The COVID-19 pandemic spurred new legislation to ease and expand access to telehealth services. For instance, the CARES Act, the $2.2 trillion stimulus package signed into law at the beginning of the pandemic, included updates to Centers for Medicaid & Medicare Services telehealth regulations that lifted restrictions on the use of telehealth. With the changes, patients in all settings, not just rural ones, could receive telehealth under Medicare. Additionally, federally qualified health centers could offer telehealth, and more telehealth services became available.6 One change expanded Medicare coverage for audio-only services, which are important for those with limited Internet access.

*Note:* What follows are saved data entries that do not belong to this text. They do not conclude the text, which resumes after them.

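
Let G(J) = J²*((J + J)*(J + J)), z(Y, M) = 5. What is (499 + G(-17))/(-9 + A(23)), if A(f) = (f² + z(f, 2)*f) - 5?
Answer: 334583/630 ≈ 531.08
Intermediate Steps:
A(f) = -5 + f² + 5*f (A(f) = (f² + 5*f) - 5 = -5 + f² + 5*f)
G(J) = 4*J⁴ (G(J) = J²*((2*J)*(2*J)) = J²*(4*J²) = 4*J⁴)
(499 + G(-17))/(-9 + A(23)) = (499 + 4*(-17)⁴)/(-9 + (-5 + 23² + 5*23)) = (499 + 4*83521)/(-9 + (-5 + 529 + 115)) = (499 + 334084)/(-9 + 639) = 334583/630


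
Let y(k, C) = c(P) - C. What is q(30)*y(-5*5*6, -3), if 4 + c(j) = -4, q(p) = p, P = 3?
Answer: -150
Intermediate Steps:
c(j) = -8 (c(j) = -4 - 4 = -8)
y(k, C) = -8 - C
q(30)*y(-5*5*6, -3) = 30*(-8 - 1*(-3)) = 30*(-8 + 3) = 30*(-5) = -150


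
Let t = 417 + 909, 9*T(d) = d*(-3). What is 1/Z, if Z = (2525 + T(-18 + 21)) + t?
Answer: 1/3850 ≈ 0.00025974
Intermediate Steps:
T(d) = -d/3 (T(d) = (d*(-3))/9 = (-3*d)/9 = -d/3)
t = 1326
Z = 3850 (Z = (2525 - (-18 + 21)/3) + 1326 = (2525 - ⅓*3) + 1326 = (2525 - 1) + 1326 = 2524 + 1326 = 3850)
1/Z = 1/3850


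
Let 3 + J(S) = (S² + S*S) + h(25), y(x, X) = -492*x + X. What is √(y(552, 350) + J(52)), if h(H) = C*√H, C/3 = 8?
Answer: I*√265709 ≈ 515.47*I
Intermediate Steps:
C = 24 (C = 3*8 = 24)
y(x, X) = X - 492*x
h(H) = 24*√H
J(S) = 117 + 2*S² (J(S) = -3 + ((S² + S*S) + 24*√25) = -3 + ((S² + S²) + 24*5) = -3 + (2*S² + 120) = -3 + (120 + 2*S²) = 117 + 2*S²)
√(y(552, 350) + J(52)) = √((350 - 492*552) + (117 + 2*52²)) = √((350 - 271584) + (117 + 2*2704)) = √(-271234 + (117 + 5408)) = √(-271234 + 5525) = √(-265709) = I*√265709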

Various pieces of congressional legislation extended the Medicare flexibilities beyond the pandemic, but the benefits were ultimately set to expire on September 30, 2025—the same day congressional funding expired and the government shut down. As of October 26, 2025, the government remains shut down, and until it reopens, Congress cannot vote to extend the flexibilities. Kyle Zebley, senior vice president of public policy at the American Telehealth Association, noted that older and disabled Americans will be most impacted.7
In a statement on the shutdown, the Association also noted that commercial insurers often model their coverage based on Medicare coverage, so in the absence of Medicare coverage for expanded telehealth, there is “growing uncertainty in the marketplace, and concern that commercial payers could soon follow suit if Congress and the Administration do not act quickly.”8 For the millions of Americans for whom adequate health care depends on broad insurance coverage of telehealth, these circumstances could be disastrous.